Being a mother comes with a huge amount of responsibility, especially in the African bush where a leopardess`s solitary existence puts huge pressure not only on her own life but also that of her offspring. There comes a time when even being at the top of the food chain, a decision has to be made – Fight or Flight.
It was a balmy evening in the northern sector of the Sabi Sabi Private Game Reserve when I heard the call coming in over the radio that a leopard had been found. Not only one leopard, but a female leopard known as Warthog Wallow and her gorgeous male cub. It was my guests last night in Africa before returning to Australia and despite all the amazing sightings that we had seen, I thought a leopardess and her cub would be a fitting end. I had no idea however that it would be this good!

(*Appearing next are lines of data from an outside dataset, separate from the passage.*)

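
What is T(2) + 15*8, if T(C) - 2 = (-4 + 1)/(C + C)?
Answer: 485/4 ≈ 121.25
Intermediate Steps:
T(C) = 2 - 3/(2*C) (T(C) = 2 + (-4 + 1)/(C + C) = 2 - 3*1/(2*C) = 2 - 3/(2*C))
T(2) + 15*8 = (2 - 3/2/2) + 15*8 = (2 - 3/2*½) + 120 = (2 - ¾) + 120 = 5/4 + 120 = 485/4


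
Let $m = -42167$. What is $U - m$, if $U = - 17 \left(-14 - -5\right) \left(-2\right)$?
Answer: $41861$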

“Terry-make your approach”, even the words from my fellow ranger, Jabu, caused my excitement to spike. Even though we get to see amazing sightings on a daily basis, no day is ever the same and the privilege of not only seeing a leopard but also a leopard cub – I could not contain my excitement.
When we approached they were hiding in very long grass with limited visual but my tracker, Meshack, got us to the best seat in the house, a mere three meters from the pair. We were so fortunate as Warthog Wallow had recently killed a baby kudu and her cub was feasting on their bounty while his vigilant mother kept watch.

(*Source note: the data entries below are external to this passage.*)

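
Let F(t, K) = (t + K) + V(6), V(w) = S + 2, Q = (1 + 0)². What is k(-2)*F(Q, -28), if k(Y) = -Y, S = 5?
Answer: -40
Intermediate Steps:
Q = 1 (Q = 1² = 1)
V(w) = 7 (V(w) = 5 + 2 = 7)
F(t, K) = 7 + K + t (F(t, K) = (t + K) + 7 = (K + t) + 7 = 7 + K + t)
k(-2)*F(Q, -28) = (-1*(-2))*(7 - 28 + 1) = 2*(-20) = -40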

With the sunlight beginning to fade and a slight chill in the air it was the ideal time for the thieves of the night to start their patrols. A hyena had picked up on the scent of the kudu carcass and was starting to circle around the area. The cub frantically eating, very aware of the imminent danger and threat a hyena poses to a leopard and their kill. The hyena’s sense of smell had led it directly to the carcass and with arrogance, charged in. The cub had no choice but to run, but his mother had to make a call, is it worth holding her ground to defend what’s rightfully hers? It’s a fight it would be!

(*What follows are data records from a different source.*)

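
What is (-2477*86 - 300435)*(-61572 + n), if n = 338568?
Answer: -142225535172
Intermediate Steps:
(-2477*86 - 300435)*(-61572 + n) = (-2477*86 - 300435)*(-61572 + 338568) = (-213022 - 300435)*276996 = -513457*276996 = -142225535172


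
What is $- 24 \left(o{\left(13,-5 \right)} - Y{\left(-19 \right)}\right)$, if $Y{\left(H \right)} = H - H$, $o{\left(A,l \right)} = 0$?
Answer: $0$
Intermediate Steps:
$Y{\left(H \right)} = 0$
$- 24 \left(o{\left(13,-5 \right)} - Y{\left(-19 \right)}\right) = - 24 \left(0 - 0\right) = - 24 \left(0 + 0\right) = \left(-24\right) 0 = 0$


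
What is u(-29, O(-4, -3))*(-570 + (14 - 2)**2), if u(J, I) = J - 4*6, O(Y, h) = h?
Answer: 22578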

She lay behind the carcass waiting for the hyena who was charging in – it would be the powerful claws of the leopardess versus the bone crunching jaws of the thief. The hyena jumped onto the leopardess that lay on her back, characteristically using her claws on her back legs to rip open the stomach of her attacker. While her cub watched this from a fallen tree, Warthog Wallow realised that she was responsible for her cub’s future and any injury could not only be fatal for her but also for him. She leapt up and ran deciding to take the higher ground with her cub.
As if to tease the leopards, the hyena decided to pull the entire carcass with its vice like jaws, towards the location of the watching leopards as if to torture them. After watching this for a few moments, the cub, with his growing confidence/stupidity thought he would go down and try and retrieve the kill but was swiftly despatched by the gluttonous thief. They had now realised that this time it would be better to give up and live to fight another day.
These types of incidents are not rare but to witness them is something special. We at Sabi Sabi are privileged to get to know these amazing creatures and their struggle to survive in some of the harshest of environments.